Per-client rate limiting runs at the server layer and tracks failures over a sliding window keyed by token hash.

Feature Flag

FlagDefaultEffect
insecure-static-tokenoffExposes KmipServerConfig::auth_token, a single shared bearer token. Extra-hard to ship by accident: the build feature is one gate, and runtime startup additionally requires CRATON_HSM_ALLOW_INSECURE_STATIC_TOKEN=1 in the environment. Production deployments should integrate craton-hsm-auth (mTLS / IdP) instead.

Usage

use craton_hsm_kmip::server::KmipServer;
use craton_hsm_kmip::operations::InMemoryKeyStore;
use std::sync::Arc;

let store  = Arc::new(InMemoryKeyStore::new());
let server = KmipServer::new(store);

// Decode, dispatch, and encode a TTLV message.
let request_bytes : Vec<u8> = vec![/* ... */];
let response_bytes          = server.process_message(&request_bytes)?;
# Ok::<(), Box<dyn std::error::Error>>(())
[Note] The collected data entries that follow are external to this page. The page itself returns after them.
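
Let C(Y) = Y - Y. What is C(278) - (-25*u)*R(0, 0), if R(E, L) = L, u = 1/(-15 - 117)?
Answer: 0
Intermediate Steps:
u = -1/132 (u = 1/(-132) = -1/132 ≈ -0.0075758)
C(Y) = 0
C(278) - (-25*u)*R(0, 0) = 0 - (-25*(-1/132))*0 = 0 - 25*0/132 = 0 - 1*0 = 0 + 0 = 0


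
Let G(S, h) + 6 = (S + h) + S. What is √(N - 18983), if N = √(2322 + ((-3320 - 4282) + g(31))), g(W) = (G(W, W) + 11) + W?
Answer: √(-18983 + I*√5151) ≈ 0.2605 + 137.78*I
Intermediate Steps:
G(S, h) = -6 + h + 2*S (G(S, h) = -6 + ((S + h) + S) = -6 + (h + 2*S) = -6 + h + 2*S)
g(W) = 5 + 4*W (g(W) = ((-6 + W + 2*W) + 11) + W = ((-6 + 3*W) + 11) + W = (5 + 3*W) + W = 5 + 4*W)
N = I*√5151 (N = √(2322 + ((-3320 - 4282) + (5 + 4*31))) = √(2322 + (-7602 + (5 + 124))) = √(2322 + (-7602 + 129)) = √(2322 - 7473) = √(-5151) = I*√5151 ≈ 71.771*I)
√(N - 18983) = √(I*√5151 - 18983) = √(-18983 + I*√5151)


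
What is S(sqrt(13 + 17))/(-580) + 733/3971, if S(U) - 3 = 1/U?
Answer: 413227/2303180 - sqrt(30)/17400 ≈ 0.17910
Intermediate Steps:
S(U) = 3 + 1/U
S(sqrt(13 + 17))/(-580) + 733/3971 = (3 + 1/(sqrt(13 + 17)))/(-580) + 733/3971 = (3 + 1/(sqrt(30)))*(-1/580) + 733*(1/3971) = (3 + sqrt(30)/30)*(-1/580) + 733/3971 = (-3/580 - sqrt(30)/17400) + 733/3971 = 413227/2303180 - sqrt(30)/17400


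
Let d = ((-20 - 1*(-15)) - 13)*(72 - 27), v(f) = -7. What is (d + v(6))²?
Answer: 667489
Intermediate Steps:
d = -810 (d = ((-20 + 15) - 13)*45 = (-5 - 13)*45 = -18*45 = -810)
(d + v(6))² = (-810 - 7)² = (-817)² = 667489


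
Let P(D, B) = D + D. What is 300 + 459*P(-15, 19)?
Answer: -13470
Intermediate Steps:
P(D, B) = 2*D
300 + 459*P(-15, 19) = 300 + 459*(2*(-15)) = 300 + 459*(-30) = 300 - 13770 = -13470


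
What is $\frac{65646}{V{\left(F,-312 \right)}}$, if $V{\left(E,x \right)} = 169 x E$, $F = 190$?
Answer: $- \frac{10941}{1669720} \approx -0.0065526$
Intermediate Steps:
$V{\left(E,x \right)} = 169 E x$
$\frac{65646}{V{\left(F,-312 \right)}} = \frac{65646}{169 \cdot 190 \left(-312\right)} = \frac{65646}{-10018320} = 65646 \left(- \frac{1}{10018320}\right) = - \frac{10941}{1669720}$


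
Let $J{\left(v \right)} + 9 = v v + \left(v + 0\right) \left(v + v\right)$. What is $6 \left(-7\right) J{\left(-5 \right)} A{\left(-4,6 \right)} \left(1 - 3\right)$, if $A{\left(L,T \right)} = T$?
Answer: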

The KMIP well-known port is 5696. Wire the server into a real transport (typically TLS over TCP) in your binary crate. No runnable examples are shipped in the crate's examples/.

Security Properties

  • #![deny(unsafe_code)] at the crate root.
  • TTLV parser bounds (depth 32, per-value length 1 MiB).
  • Authentication rate limiting per client-token hash.
  • mTLS expected at the transport layer; identity hand-off to craton-hsm-auth for RBAC.
  • Key material crosses trust boundaries in Zeroizing buffers.

Client Interop Notes

  • The server advertises KMIP 2.1 as the default protocol version in responses but negotiates down to 1.4 for clients that do not speak 2.x.
  • The Credential / Authentication KMIP attribute structures are not fully modeled; authentication happens outside the KMIP payload, so KMIP clients that expect an in-payload bearer will need to switch to mTLS.
  • InMemoryKeyStore is intended for tests. Production deployments provide their own KmipKeyStore implementation — typically backed by the replicated state machine in craton-hsm-cluster.
  • Tested against common KMIP toolchains; interop gaps against a specific client should be filed as bugs with a captured TTLV trace.

Limitations

  • KMIP 1.4 subset, not full 2.1.
  • No built-in transport. The crate is a message dispatcher; embed it in your own TLS server.
  • No persistence contract beyond what the supplied KmipKeyStore implementation provides.
  • In-payload credential structures not modeled — use mTLS + craton-hsm-auth.

Error Reporting

TTLV parsing failures surface as TtlvError, including DepthExceeded. Dispatched-operation errors surface through standard KMIP result codes in the response message.